If you are having child custody issues, consider contacting a child custody lawyer Peoria IL parents recommend. Whether these are new issues or you need a modification to an existing custody order, contact the skilled attorneys at Smith & Weer, P.C. today to discuss your situation. Our legal team has decades of combined legal experience helping families obtain the best possible outcome for the circumstances of their case. If you would like to meet with a child custody lawyer in Peoria IL, call our office today. We are available to answer any child custody or other family law questions you may have. One of the most common questions we hear from parents is if a child custody order can be modified.
Under What Circumstances Can an Illinois Child Custody Order Be Modified?
An experienced child custody lawyer Peoria IL residents recommend understands that the goal of the family court judge who oversees a custody case is to make sure the best interest of the child is met. In Illinois, all custody details are contained in the parenting plan, also referred to as the allocation judgment. Parents can make changes to the parenting plan whenever issues arise and they both agree to the change. However, if the parents don’t agree, then they have the option of going back to court and letting the judge decide.
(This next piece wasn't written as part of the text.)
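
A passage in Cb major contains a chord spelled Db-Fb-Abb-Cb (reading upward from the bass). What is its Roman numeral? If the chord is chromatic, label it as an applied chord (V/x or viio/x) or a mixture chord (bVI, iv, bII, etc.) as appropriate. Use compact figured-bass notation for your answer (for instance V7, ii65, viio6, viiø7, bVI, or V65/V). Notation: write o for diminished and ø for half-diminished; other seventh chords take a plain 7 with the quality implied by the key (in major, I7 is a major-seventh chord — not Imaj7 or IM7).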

In the past, there were no limits to how often this could happen, but two years ago, Illinois lawmakers passed sweeping changes to the state’s parenting statute. Instead of parents being able to petition the court anytime they don’t agree on changes, the new law says that motions for modification can only be filed every two years. The law does allow a few exceptions to the two-year moratorium. A child custody lawyer Peoria IL clients depend on can examine your situation to see if you have grounds to file for a modification motion.
The first exception is if there is a “serious endangerment” to the child. One parent can file a motion to modify under the two years if the other parent is behaving in a way which may cause a danger to the child’s physical, mental, or moral health or is behaving in such a way that will negatively impact the child’s emotional development.
Another exception is when the parent who the child resides with the majority of time, or has equal parenting time, moves more than 25 to 60 miles away from their current residence. The distance is determined by which Illinois county the parties live in.
The third exception under the law is if one of the parents marries or is living with a registered sex offender. Under these grounds, the other parent can file for a custody modification.
Let a Child Custody Lawyer Peoria IL Families Trust Help You
If you are considering custody action and would like the advice of a skilled Peoria child custody lawyer, contact Smith & Weer, P.C. and find out how we can help.